On the premiere episode that aired Sunday night, the Jewish angle was established almost immediately: The camera panned to welcome signs for Jewishly dense towns like Great Neck and Roslyn, along with images of a synagogue and Judaica store.


First we meet Chanel, a “Modern Orthodox” 27-year-old.

“We keep kosher, keep Shabbos, and we live at home until we’re married,” she says of her religious affiliation.

Chanel is having a hard time. Not only is she dealing with the breakup with her boyfriend of 10 months, who left her for a 19-year-old, her 24-year-old sister is marrying before her. Chanel also is a friend of Erica, who in high school was known as “the hottest girl on Long Island.”

Next up is Ashlee, whom we meet while she is having a pedicure with her adoring dad, who laughs at every awful comment that comes out of her mouth. “My father is amazing,” the 29-year-old gushes.

Enter Amanda, 26, who lives with her overbearing, co-dependent mother, Barbara, who “thinks she’s my best friend.” Amanda is one of the lucky ones – she’s in a serious relationship with Jeff, a 38-year-old guy she met on the Long Island Rail Road.

Amanda’s familial and romantic relationships are the source of some of the show’s juiciest material. She is certain she’s going to marry Jeff, and she talks about it – a lot.

Meanwhile, her meddling mother is calling in the middle of the couple’s “hot” date and tagging along when he takes Amanda shopping for bathing suits.

“Jeff loves to see me in a bathing suit, and I’m bringing my mom so she can pay,” Amanda says.

Jeff, who speaks in the same whiny Long Island drawl as his girlfriend and her friends, has a creepy vibe. At a pool party Erica throws at her cousin’s “ridonculous” mansion, a sassy woman named Sarah accosts the happy couple and pisses off Amanda by announcing she is Facebook friends with Jeff.

It turns out the Sarah-Jeff relationship online isn’t so innocent.
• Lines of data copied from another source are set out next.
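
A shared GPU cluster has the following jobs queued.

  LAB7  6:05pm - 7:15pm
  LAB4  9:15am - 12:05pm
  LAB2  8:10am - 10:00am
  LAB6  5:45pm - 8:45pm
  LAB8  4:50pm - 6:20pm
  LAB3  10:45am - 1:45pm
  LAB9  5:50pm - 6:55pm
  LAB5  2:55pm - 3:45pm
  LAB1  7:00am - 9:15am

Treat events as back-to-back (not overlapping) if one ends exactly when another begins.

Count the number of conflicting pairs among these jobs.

9

Check each pair: they overlap iff neither finishes before the other starts.
Sorted by start: LAB1, LAB2, LAB4, LAB3, LAB5, LAB8, LAB6, LAB9, LAB7.
LAB2 starts before LAB1 ends → LAB1 and LAB2 overlap.
LAB4 starts exactly when LAB1 ends (back-to-back, no overlap); LAB1 is clear from here.
LAB4 starts before LAB2 ends → LAB2 and LAB4 overlap.
LAB3 starts after LAB2 ends; LAB2 is clear from here.
LAB3 starts before LAB4 ends → LAB4 and LAB3 overlap.
LAB5 starts after LAB4 ends; LAB4 is clear from here.
LAB5 starts after LAB3 ends; LAB3 is clear from here.
LAB8 starts after LAB5 ends; LAB5 is clear from here.
LAB6 starts before LAB8 ends → LAB8 and LAB6 overlap.
LAB9 starts before LAB8 ends → LAB8 and LAB9 overlap.
LAB7 starts before LAB8 ends → LAB8 and LAB7 overlap.
LAB9 starts before LAB6 ends → LAB6 and LAB9 overlap.
LAB7 starts before LAB6 ends → LAB6 and LAB7 overlap.
LAB7 starts before LAB9 ends → LAB9 and LAB7 overlap.
Overlapping pairs: LAB1 & LAB2, LAB2 & LAB4, LAB3 & LAB4, LAB6 & LAB7, LAB6 & LAB8, LAB6 & LAB9, LAB7 & LAB8, LAB7 & LAB9, LAB8 & LAB9 — 9 in total.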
Jeff, like, totally stalked Sarah on Facebook, and he is, she confirms, a freak. Then Sarah describes him using a gay slur and all hell breaks loose. Insults are hurled, tears are shed, drinks are thrown.

The party not only permits the requisite reality show drama, it’s also a device to convey the geography and class distinctions of the area. Sarah is a “typical South Shore girl,” while the main characters hail from the much more upscale North Shore. Sarah was invited to the party by fellow South Shore resident Joey, whom we met earlier when Ashlee picked up Sarah for a shopping trip.

“Oy, I’m in Freeport and it’s not what I’m used to,” Ashlee exclaims over the phone to her dad as she drives through Joey’s neighborhood. He calms his daughter by telling her to appreciate what she has.

“I know people don’t live like us,” she says. “I want to give everyone a hug and then get the hell out.”